Case Study: The Tax Lien That Wasn’t Worth It
This lien didn’t look dangerous. That’s what made it interesting.
It showed up like dozens of others do every auction cycle. Small tax amount. Decent interest rate. A parcel that appeared to sit in an area with some activity. Nothing flashy, nothing alarming, nothing that screamed “walk away.”
Those are often the ones that deserve the most attention.
At first glance, it felt easy to justify bidding. Even if the lien redeemed, the return would be fine. If it didn’t, owning land in that county didn’t sound like a terrible outcome. On paper, it looked like a low-risk decision.
But tax lien investing has a way of punishing surface-level confidence.
The shift happened when the analysis stopped focusing on redemption and started focusing on ownership. Not hypothetical ownership, but real ownership, what it would actually mean to hold that property if things didn’t go according to plan.
Pulling up the parcel map changed everything.
The lot had no legal road access. No frontage. No recorded easement. It wasn’t just inconvenient to reach, it was effectively boxed in. Any future use would require cooperation from neighboring owners, and there was no guarantee that would ever happen.
That detail wasn’t hidden. It just wasn’t obvious unless you slowed down enough to look for it.
Suddenly, the low lien amount didn’t feel like protection anymore. It felt like a distraction.
If the lien redeemed, the upside was limited. If it didn’t, foreclosure would produce a piece of land that was difficult to sell, difficult to use, and difficult to explain to a future buyer. The exit strategy wasn’t unclear, it was bad.
That’s when the deal stopped being about returns and started being about risk.
This is one of the most misunderstood tax lien investing risks. People assume the danger lies in whether an owner redeems or not. In reality, the bigger risk is ending up tied to an asset you never should have wanted in the first place.

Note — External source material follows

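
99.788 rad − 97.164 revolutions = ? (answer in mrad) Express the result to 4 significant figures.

-510700 milliradians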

Property owners redeem all the time. Bad properties stay bad.
Walking away from this lien didn’t feel dramatic. There was no tension, no last-second decision at the auction screen. It was a quiet choice made well before bidding opened. And that’s usually how the right decisions look.
The mistake would have been bidding just to stay active. Or convincing yourself that a low dollar amount automatically equals low downside. Or assuming you could “figure it out later” if foreclosure ever happened.
That’s not investing. That’s hoping.
What this lien reinforced is something experienced investors already know but beginners often learn the hard way: winning auctions is not the goal. Deploying capital into situations with clean exits is.
Sometimes the best deal is the one you don’t make.
And sometimes the biggest win is recognizing early that a lien was never worth owning, no matter how harmless it looked at first glance.
This blog is for informational purposes only and should not be relied upon as financial or investment advice. Real estate investing carries risks, and individual results will vary. Always consult with your team of professionals before making investment decisions. The authors and distributors of this material are not liable for any losses or damages that may occur as a result of relying on this information.